France's telecom giant Orange Tuesday reported a near tripling of net profits in 2015 as it pursues efforts to take over smaller rival Bouygues Telecom.

Net profits came in at 2.65 billion euros ($2.95 billion) despite sales slipping back 0.1 percent to 40.24 billion euros in line with average estimates, financial director Ramon Fernandez said, welcoming a "stabilising of margins."

Orange, 20-percent owned by the French state, said last month it had "renewed preliminary discussions" with the Bouygues group to take over its telecoms division.

The move would consolidate one of Europe's most competitive telecoms marketplaces to three players from the current four.

CEO Stephane Richard told BFM television a takeover would comprise "a big operation which requires us to spend the required time" on preparing a deal to cement Orange's European market position over 20 years.

He suggested if both parties were agreed, a deal worth "around ten billion euros" could materialise around mid-March assuming notably agreement to sell off some Bouygues assets to Iliad SA, parent of Free, and Numericable-SFR to overcome antitrust issues.

Richard said a return to three operators would be beneficial to Orange as his firm had seen its market "value suffer" with the arrival of Free.

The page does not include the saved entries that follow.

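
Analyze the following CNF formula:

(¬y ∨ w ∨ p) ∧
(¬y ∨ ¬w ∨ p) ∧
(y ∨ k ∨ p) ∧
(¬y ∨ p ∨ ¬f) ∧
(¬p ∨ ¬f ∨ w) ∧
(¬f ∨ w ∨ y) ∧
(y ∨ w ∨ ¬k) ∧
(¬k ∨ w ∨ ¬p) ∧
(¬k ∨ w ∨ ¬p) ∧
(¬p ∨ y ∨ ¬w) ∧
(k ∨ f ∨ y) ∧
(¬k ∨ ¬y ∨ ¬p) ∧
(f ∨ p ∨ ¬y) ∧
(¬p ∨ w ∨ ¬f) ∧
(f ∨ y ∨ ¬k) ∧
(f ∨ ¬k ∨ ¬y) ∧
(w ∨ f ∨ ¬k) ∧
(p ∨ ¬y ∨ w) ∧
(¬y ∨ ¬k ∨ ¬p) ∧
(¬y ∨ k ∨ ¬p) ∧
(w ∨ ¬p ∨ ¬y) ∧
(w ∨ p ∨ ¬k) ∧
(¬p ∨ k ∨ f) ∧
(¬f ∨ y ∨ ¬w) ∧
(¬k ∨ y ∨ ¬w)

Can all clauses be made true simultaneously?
No

No, the formula is not satisfiable.

No assignment of truth values to the variables can make all 25 clauses true simultaneously.

The formula is UNSAT (unsatisfiable).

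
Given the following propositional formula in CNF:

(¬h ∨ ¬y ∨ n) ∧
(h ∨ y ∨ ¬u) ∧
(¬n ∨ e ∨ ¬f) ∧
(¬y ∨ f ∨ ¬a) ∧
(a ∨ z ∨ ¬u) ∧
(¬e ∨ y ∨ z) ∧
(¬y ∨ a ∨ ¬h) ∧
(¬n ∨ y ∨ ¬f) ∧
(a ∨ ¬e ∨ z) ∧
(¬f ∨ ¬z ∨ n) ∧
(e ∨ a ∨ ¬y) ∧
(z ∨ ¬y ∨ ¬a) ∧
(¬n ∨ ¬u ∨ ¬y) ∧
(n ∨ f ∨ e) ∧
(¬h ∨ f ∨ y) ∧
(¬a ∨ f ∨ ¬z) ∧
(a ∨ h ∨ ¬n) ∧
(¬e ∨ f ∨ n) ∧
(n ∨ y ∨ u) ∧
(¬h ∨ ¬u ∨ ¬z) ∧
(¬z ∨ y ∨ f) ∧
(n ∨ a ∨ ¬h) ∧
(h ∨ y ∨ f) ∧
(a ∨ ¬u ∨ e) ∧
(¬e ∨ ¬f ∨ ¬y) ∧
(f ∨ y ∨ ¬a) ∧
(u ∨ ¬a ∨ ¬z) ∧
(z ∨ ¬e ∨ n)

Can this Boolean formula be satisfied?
Yes

Yes, the formula is satisfiable.

One satisfying assignment is: a=True, n=False, e=False, u=True, f=True, h=True, y=False, z=False

Verification: With this assignment, all 28 clauses evaluate to true.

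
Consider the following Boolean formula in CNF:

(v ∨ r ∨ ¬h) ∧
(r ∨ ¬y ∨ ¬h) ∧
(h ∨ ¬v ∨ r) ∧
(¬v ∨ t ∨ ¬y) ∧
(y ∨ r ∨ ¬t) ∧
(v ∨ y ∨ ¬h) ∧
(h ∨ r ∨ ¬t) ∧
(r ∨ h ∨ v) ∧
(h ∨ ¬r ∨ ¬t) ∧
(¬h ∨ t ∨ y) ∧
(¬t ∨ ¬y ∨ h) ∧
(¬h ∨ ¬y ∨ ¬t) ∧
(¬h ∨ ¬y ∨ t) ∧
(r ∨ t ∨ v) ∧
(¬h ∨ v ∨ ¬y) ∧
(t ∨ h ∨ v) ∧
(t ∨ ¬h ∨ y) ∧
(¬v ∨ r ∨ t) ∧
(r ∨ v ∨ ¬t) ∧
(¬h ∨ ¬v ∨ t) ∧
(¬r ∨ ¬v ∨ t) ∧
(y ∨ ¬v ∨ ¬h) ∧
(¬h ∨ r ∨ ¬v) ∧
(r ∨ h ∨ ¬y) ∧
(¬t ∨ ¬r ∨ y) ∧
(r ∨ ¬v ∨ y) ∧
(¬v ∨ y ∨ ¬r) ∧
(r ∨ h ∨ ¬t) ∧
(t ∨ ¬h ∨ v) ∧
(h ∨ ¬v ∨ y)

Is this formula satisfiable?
No

No, the formula is not satisfiable.

No assignment of truth values to the variables can make all 30 clauses true simultaneously.

The formula is UNSAT (unsatisfiable).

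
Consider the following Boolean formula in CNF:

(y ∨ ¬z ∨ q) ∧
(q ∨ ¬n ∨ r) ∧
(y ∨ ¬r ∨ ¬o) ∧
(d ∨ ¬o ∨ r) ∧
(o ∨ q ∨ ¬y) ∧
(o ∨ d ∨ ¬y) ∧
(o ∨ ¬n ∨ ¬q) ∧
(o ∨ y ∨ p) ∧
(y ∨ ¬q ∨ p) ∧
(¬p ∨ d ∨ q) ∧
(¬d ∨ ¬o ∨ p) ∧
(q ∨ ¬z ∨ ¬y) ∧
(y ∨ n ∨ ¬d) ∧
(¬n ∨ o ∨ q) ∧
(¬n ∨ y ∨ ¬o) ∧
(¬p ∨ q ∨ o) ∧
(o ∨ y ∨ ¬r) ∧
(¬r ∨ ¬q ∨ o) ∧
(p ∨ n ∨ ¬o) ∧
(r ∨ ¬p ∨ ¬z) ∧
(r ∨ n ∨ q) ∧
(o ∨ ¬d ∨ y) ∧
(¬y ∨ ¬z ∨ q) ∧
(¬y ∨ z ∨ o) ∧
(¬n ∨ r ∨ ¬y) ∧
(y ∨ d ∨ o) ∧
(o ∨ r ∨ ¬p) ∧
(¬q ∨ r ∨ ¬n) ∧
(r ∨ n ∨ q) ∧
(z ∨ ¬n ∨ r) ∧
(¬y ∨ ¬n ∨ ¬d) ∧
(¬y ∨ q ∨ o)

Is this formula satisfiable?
Yes

Yes, the formula is satisfiable.

One satisfying assignment is: p=False, n=False, z=True, o=False, d=True, y=True, r=False, q=True

Verification: With this assignment, all 32 clauses evaluate to true.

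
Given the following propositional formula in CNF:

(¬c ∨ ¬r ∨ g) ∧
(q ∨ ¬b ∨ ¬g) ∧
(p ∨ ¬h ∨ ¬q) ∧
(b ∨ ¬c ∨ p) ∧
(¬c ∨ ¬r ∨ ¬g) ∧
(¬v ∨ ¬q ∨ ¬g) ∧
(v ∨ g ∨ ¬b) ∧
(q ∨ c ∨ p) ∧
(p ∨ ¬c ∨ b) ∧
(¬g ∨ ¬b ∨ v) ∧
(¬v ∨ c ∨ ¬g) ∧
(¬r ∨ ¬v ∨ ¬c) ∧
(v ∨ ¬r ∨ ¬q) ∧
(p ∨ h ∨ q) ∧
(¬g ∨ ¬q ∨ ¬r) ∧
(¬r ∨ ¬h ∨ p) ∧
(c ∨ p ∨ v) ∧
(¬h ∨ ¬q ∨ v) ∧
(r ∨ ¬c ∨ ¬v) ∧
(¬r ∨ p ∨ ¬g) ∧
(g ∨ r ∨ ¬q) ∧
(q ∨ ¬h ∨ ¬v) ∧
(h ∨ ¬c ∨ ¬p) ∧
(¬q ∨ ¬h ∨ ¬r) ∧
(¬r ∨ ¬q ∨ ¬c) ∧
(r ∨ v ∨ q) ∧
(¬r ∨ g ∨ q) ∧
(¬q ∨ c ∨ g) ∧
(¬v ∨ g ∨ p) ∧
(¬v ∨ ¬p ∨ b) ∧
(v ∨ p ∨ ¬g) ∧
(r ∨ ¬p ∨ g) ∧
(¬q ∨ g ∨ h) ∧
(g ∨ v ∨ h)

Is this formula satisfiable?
Yes

Yes, the formula is satisfiable.

One satisfying assignment is: r=False, p=True, q=True, v=False, b=False, c=False, h=False, g=True

Verification: With this assignment, all 34 clauses evaluate to true.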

Fernandez said after fourth quarter sales edged up to 10.39 billion euros from 10.38 in the same period in 2014 that commercial activity was solid with high speed internet a strong "growth vector".

Richard meanwhile responded to recent media speculation in France and Italy by adding that Orange "has no plan to buy Telecom Italia" and had had "no contact or discussion" with stakeholders pertinent to a potential deal amid projected European consolidation.

Richard had indicated last year that swallowing Telecom Italia might be one "attractive" option for Orange, Europe’s second-biggest service provider in terms of subscribers.

Orange is open to consolidation amid falling sector prices in the face of fierce competition, not least from low-cost rival Free and Richard added he believed that western Europe's size meant three operators were adequate in the longer term.